Studies in Setting

A few posts ago, I promised to discuss the outcome of reading three books and studying setting.  As a reminder, this is associated with a group of writers I gather with to discuss bestsellers, so we pick bestselling work for a variety of genres and look at different characteristics, often following Zuckerman’s book, but sometimes using other criteria.

In this case, we read George R.R. Martin’s A Game of Throne’s, Molly Gloss’s Hearts of Horses, and Ken Follet’s Pillars of the Earth.  First off, I liked all of these.   So what did I learn?

In the context I’m using, setting is description of place, and also the details of the world - so it’s what one traditionally thinks of as setting as well as information.  That works with these three books since two of them are historical and one is fantasy:  none of them is set in a place we recognize from our day to day life.  If I presume most of you are science fiction writers and readers, you’ll recognize that situation.  Science fiction is seldom set in a place and time we’re comfortable with.

Oddly, the best use of setting and world building for me was Molly’s work on Hearts of Horses.  It’s set in historical Oregon, sort at the end of the Wild West and during the world war.  She gets extra kudos for her world-building because it was so sure, so invisible, and yet so always present.  Here is a small quote from her work that I loved.  “Snow began to fall out of the darkness that night and fell straight down all the early hours of the morning, and by daybreak it stood about a half a foot deep everywhere in the lower valley, though the sky then cleared off and a pale sun lit up the newborn world.”  I’m there.  Are you?  The whole book is infused that much deftness.  Small details, confident prose that shows off the setting and not itself.

George R.R. Martin’s work is as good.  It’s much showier — almost overwritten, but a good fit for his series.  I’ve already posted on this one in detail.   A simple setting comment like the Gloss above (and from the book I’m currently on having had to keep going with the series once I started it and even though I’ve read it before - if I was discussing hooks we’d have a book on them from this series).  Anyway, “The walls were equal parts stone and soil, with huge white roots twisting through them like a thousand slow pale snakes.”  Now, that does the job, right?  And that’s a single sentence buried in a paragraph.  Read it out loud and hear the sound of the line.

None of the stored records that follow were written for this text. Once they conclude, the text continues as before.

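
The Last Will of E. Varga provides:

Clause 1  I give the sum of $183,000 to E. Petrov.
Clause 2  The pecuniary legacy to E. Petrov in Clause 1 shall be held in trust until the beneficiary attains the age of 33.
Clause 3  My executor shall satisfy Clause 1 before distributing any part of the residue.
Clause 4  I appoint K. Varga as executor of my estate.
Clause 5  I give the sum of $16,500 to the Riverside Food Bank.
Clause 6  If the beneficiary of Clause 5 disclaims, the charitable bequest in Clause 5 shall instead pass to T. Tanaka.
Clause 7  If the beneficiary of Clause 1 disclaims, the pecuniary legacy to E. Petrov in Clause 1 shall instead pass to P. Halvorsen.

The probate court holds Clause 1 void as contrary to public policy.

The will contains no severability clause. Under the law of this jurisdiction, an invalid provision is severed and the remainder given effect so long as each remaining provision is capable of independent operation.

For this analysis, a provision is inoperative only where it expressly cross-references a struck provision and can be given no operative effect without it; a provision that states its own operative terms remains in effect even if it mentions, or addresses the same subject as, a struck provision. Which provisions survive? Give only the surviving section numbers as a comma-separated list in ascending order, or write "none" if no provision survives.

4, 5, 6

Clause 1 is struck. Clause 2 merely fixes the trust for Clause 1; with Clause 1 gone it has nothing to operate on and falls away. Clause 3 has no operative effect of its own apart from Clause 1 and is therefore inoperative. Clause 7 operates only by reference to Clause 1, so it falls with Clause 1. With no severability clause, the stated default rule severs what cannot stand and enforces each remaining provision that can operate on its own. The provisions still in force are Clause 4, Clause 5, and Clause 6.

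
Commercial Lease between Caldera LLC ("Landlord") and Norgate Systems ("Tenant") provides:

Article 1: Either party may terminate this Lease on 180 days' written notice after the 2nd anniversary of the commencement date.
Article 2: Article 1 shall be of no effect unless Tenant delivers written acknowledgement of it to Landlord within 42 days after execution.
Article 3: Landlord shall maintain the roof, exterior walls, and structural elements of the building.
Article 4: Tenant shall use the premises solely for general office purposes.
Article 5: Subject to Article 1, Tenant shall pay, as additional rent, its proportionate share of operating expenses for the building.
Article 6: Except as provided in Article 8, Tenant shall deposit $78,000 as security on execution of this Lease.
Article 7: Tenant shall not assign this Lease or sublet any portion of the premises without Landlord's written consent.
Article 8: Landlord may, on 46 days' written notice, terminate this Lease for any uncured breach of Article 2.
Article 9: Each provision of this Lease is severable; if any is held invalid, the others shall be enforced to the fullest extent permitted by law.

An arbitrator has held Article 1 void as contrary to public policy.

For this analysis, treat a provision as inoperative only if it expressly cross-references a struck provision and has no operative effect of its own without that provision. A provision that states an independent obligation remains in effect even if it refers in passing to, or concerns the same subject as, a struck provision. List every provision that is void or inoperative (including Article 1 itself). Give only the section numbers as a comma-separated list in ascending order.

Article 1 is struck. The only function of Article 2 is the acknowledgement condition for Article 1, so it cannot stand once Article 1 is removed. Article 8 has no operative effect of its own apart from Article 2 and is therefore inoperative. Article 6 mentions Article 8 but its own obligation stands independently of Article 8, so Article 6 is not affected. Article 5 mentions Article 1 but its own obligation stands independently of Article 1, so Article 5 is not affected. Article 9 is a severability clause and preserves every provision that can still be given independent effect. The provisions still in force are Article 3, Article 4, Article 5, Article 6, Article 7, and Article 9.

1, 2, 8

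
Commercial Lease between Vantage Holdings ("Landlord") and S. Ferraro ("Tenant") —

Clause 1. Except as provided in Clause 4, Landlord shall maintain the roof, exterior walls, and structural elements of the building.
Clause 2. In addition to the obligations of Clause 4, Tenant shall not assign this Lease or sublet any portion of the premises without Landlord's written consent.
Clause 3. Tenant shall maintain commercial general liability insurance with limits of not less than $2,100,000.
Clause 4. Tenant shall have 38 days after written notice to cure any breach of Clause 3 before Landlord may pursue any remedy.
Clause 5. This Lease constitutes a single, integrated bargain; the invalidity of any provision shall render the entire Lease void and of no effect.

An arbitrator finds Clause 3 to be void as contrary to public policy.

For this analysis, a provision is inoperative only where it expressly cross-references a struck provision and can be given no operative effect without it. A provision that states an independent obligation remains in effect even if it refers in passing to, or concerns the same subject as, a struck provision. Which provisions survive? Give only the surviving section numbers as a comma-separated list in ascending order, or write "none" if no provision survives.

none

Clause 3 is struck. The only function of Clause 4 is the cure period for breach of Clause 3, so it cannot stand once Clause 3 is removed. Clause 5 provides that the Lease is not severable, so the invalidity of any one provision voids the entire Lease. No provision of the Lease survives.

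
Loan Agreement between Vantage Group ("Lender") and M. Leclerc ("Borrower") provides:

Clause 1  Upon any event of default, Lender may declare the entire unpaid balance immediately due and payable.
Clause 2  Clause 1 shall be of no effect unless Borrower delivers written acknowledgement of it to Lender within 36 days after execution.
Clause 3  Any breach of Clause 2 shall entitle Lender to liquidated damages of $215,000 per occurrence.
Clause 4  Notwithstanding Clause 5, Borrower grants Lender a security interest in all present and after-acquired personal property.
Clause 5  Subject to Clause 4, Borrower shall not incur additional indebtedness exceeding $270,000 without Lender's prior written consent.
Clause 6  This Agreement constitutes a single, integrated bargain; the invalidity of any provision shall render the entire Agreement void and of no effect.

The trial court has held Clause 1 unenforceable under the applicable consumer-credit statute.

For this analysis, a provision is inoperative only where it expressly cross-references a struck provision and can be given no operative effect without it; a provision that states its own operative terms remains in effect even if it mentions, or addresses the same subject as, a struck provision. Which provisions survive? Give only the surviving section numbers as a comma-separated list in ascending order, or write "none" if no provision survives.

Clause 1 is struck. Clause 2 merely fixes the acknowledgement condition for Clause 1; with Clause 1 gone it has nothing to operate on and falls away. Clause 3 operates only by reference to Clause 2, so it falls with Clause 2. Clause 6 provides that the Agreement is not severable, so the invalidity of any one provision voids the entire Agreement. No provision of the Agreement survives.

none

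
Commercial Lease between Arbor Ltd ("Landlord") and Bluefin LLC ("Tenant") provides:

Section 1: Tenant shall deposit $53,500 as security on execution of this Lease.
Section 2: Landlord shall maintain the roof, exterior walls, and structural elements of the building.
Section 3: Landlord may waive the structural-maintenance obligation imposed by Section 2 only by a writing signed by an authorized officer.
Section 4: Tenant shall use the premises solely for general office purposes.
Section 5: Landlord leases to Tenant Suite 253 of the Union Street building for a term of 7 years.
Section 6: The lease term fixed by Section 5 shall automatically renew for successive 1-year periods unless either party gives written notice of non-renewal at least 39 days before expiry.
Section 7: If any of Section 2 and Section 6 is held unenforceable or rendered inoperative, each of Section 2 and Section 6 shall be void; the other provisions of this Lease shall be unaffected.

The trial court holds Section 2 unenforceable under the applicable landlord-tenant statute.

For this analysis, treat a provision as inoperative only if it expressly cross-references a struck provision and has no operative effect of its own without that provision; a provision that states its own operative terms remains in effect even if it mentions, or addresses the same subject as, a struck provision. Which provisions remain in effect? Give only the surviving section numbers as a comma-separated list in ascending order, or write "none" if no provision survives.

1, 4, 5, 7

Section 2 is struck. Section 3 merely fixes the waiver condition for Section 2; with Section 2 gone it has nothing to operate on and falls away. Section 7 declares Section 2 and Section 6 mutually dependent; since one of them has fallen, all of them are of no effect. That brings down Section 6 as well. The remainder continues in force under Section 7. Section 1, Section 4, Section 5, and Section 7 remain in effect.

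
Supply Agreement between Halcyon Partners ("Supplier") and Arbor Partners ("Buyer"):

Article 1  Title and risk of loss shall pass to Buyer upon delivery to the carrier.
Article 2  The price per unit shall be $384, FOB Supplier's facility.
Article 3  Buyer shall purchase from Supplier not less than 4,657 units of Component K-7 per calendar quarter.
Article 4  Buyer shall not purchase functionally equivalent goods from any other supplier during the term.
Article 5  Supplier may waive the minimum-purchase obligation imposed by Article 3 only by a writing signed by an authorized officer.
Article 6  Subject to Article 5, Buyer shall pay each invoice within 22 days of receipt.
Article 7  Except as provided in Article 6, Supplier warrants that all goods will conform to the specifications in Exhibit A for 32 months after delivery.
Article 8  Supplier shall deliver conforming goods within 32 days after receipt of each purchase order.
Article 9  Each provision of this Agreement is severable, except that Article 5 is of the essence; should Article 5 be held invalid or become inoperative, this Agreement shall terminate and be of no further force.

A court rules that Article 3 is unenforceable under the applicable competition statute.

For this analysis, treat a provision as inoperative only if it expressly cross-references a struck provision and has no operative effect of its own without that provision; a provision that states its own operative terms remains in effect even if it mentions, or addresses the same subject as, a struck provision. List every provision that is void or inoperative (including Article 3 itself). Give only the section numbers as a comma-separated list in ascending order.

1, 2, 3, 4, 5, 6, 7, 8, 9

Article 3 is struck. Article 5 operates only by reference to Article 3, so it falls with Article 3. Article 9 makes Article 5 an essential term, and Article 5 has been rendered inoperative by the cascade; under Article 9, the entire Agreement is therefore void. No provision of the Agreement survives.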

Follet’s work is about cathedrals, and the people who built them long ago, in the days when masons were learning to make more advanced arches.  I expected a lot of setting.  Especially since the book is almost a thousand pages long.  Yet this was the sparsest on setting of the three.  What’s there is done well, but Follet’s strengths as a storyteller are more in character and situation in this book.

 

4 Responses so far

  1. 1. stevent

    I own both Pillars of the Earth and A Game of Thrones. I loved both these books. You’re right about Follett in his setting. I thought the setting was well done, the historical details were for the most part accurate, but his greater strengths are definitely his characters and storytelling ability. Martin also does a fabulous job with characters. In my opinion, he’s one of the best. His story does tend to drag at times with description of setting and lengthy exposition, but his world is vivid and seemingly real, with subtle uses of magic, and I really like that. I’m currently caught up to Book 3 on Martin’s A Song of Ice and Fire series, still need to read Book 4. And I just finished reading A World Without End a few months back. A good read but no where near the caliber of Pillars. Have you read that one yet?

  2. 2. brenda

    No. I bought A World Without End, but I’m still in A Storm of Swords (same book you’re on) and looking forward the A Feast for Crows. And then I’m going on to pick the Noble Dead series back up and finish those. Too many books and too little time!
    Yes, I like the subtle magic, too. I love the hooks and most of the pacing and that the characters grow and the heroes make mistakes and sometimes they even die…

  3. 3. stevent

    yes, I had to learn and get used to the fact that no character is ever safe with Martin. What is the Noble Dead series?

  4. 4. brenda

    It’s a really nicely done set of vampire books by Barb and J.C. Hendee, two quiet school teachers who used to live in the midwest. That is, until they started hitting the bestseller lists.
    I don’t even normally like vampire books (maybe that’s not true - but there’s been a glut of them and the whole sub-genre feels written out of new ideas, although this book has some).